Of course, it won't be 0 and 0 is the expected value. Suppose we want to get a more down-to-earth model. In this case we have white noise with variance = constant, MO = 0. Okay. A pseudo white noise generator is no problem. We adjust the variance. We get BP(x) = rnd(x).


Substitute it into the formula. We obtain:


forecast(x) = price_appr(x) + rnd(x) = fit + noise = bullshit, not a forecast


The botanical method is ahine. I suggest that we don't even come back to this question, as all paths lead nowhere (just calculate the end result).

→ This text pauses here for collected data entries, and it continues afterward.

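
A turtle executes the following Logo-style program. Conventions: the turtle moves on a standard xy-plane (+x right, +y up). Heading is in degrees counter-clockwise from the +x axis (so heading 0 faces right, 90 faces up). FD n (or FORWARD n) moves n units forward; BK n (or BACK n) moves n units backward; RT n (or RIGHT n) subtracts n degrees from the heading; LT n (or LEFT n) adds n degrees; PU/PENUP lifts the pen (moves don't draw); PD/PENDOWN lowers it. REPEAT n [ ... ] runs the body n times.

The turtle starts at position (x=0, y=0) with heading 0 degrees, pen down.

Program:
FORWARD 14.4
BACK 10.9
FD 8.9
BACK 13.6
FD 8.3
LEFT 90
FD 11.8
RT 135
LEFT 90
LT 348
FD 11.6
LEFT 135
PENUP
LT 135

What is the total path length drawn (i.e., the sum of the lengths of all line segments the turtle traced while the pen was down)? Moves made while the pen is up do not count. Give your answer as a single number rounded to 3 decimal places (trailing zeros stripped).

Answer: 79.5

Derivation:
Executing turtle program step by step:
Start: pos=(0,0), heading=0, pen down
FD 14.4: (0,0) -> (14.4,0) [heading=0, draw]
BK 10.9: (14.4,0) -> (3.5,0) [heading=0, draw]
FD 8.9: (3.5,0) -> (12.4,0) [heading=0, draw]
BK 13.6: (12.4,0) -> (-1.2,0) [heading=0, draw]
FD 8.3: (-1.2,0) -> (7.1,0) [heading=0, draw]
LT 90: heading 0 -> 90
FD 11.8: (7.1,0) -> (7.1,11.8) [heading=90, draw]
RT 135: heading 90 -> 315
LT 90: heading 315 -> 45
LT 348: heading 45 -> 33
FD 11.6: (7.1,11.8) -> (16.829,18.118) [heading=33, draw]
LT 135: heading 33 -> 168
PU: pen up
LT 135: heading 168 -> 303
Final: pos=(16.829,18.118), heading=303, 7 segment(s) drawn

Segment lengths:
  seg 1: (0,0) -> (14.4,0), length = 14.4
  seg 2: (14.4,0) -> (3.5,0), length = 10.9
  seg 3: (3.5,0) -> (12.4,0), length = 8.9
  seg 4: (12.4,0) -> (-1.2,0), length = 13.6
  seg 5: (-1.2,0) -> (7.1,0), length = 8.3
  seg 6: (7.1,0) -> (7.1,11.8), length = 11.8
  seg 7: (7.1,11.8) -> (16.829,18.118), length = 11.6
Total = 79.5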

The question is why do we need to take noise as a model when it's more adequate to take the residuals as a stationary BP? After all, if the residuals are delta(x) stationary and are not noise, then they are by definition predictable. And consequently, you can get a mathematical model of these very residues by extrapolation: delta_appr(x) ~ delta(x). Only in this case the mathematical model will correct errors of the fitting - price_appr(x) - in the extrapolation. It may not be 100% correct, but it will be correct.


Open[time + i + j] ~ forecast(time + i + j) = price_appr(time + i + j) + delta_appr(time + i + j)

 
AlexEro писал(а) >>

2). if any time series are called "stationary", they are thereby assumed to be LOCAL, i.e. without any spectrum.

A spectrum is a type of function, so there is always a spectrum.

I enclose for H1 several spectra for 10 days with a shift of one day, during which: there are major trends and minor trends;

The periodicity of them and of the others is changing; the trends appear and disappear - and this is during the day.

How can it be transformed into something stationary? And at the expense of noise separation. Noise has nothing to do with it. We can't deal with the trends during the day.

Files:
hgsbnfv.rar  149 kb
 
Reshetov писал(а) >>

The question is, why do we need to take noise as a model when it is more adequate to take the residuals as stationary BP? After all, if the residuals - delta(x) are stationary and are not noise, then they are by definition predictable. And consequently, by extrapolation we can get a mathematical model of these very residues - delta_appr(x) ~ delta(x). Only in this case the mathematical model will correct errors of the fitting - price_appr(x) - in the extrapolation. It may not be 100%, but it will be.

What are we singling out from BP? Everything is fine for the chaff: the FFT - we may even predict the target, but where will the market go? Don't be lazy and open to the previous post. You can clearly see what we are dealing with.

 
Reshetov >> :

The question is why do we need to take noise as a model,


On the one with 1:100 leverage you are working exactly with noise - those fluctuations that big market participants-banks working with 1:10 leverage consider to be SHOOT (from their point of view). And you can't change your sitting point (your sitting point determines your point of view), it's not to your advantage.

 
AlexEro писал(а) >>

On the one with 1:100 leverage you are working exactly with noise - with the fluctuations that the big market participants-banks working with 1:10 leverage consider to be SHOOT (from their point of view). And you cannot change your "point of view" (your point of view determines your standpoint).

You are a pipsqueak.

 
faa1947 >> :

A spectrum is a type of function, so there is always a spectrum.


What kind of nonsense is that, where did that come from? Uncle Vasya's definitions were the only thing missing here.

A spectrum is the interpolation of a segment of a function by a finite set (sum) of sinusoids.

 
AlexEro писал(а) >>

What kind of nonsense is that, where did that come from? Uncle Vasya's definitions were the only thing missing here.

A spectrum is the interpolation of a segment of a function by a finite set of sinusoids.

That's pretty much what I meant. Sinusoids are for Fourier, but there are other functions, but that's not the point. Not everything is Fourier decomposable and that's the problem for us, as forex BP is not representable by Fourier.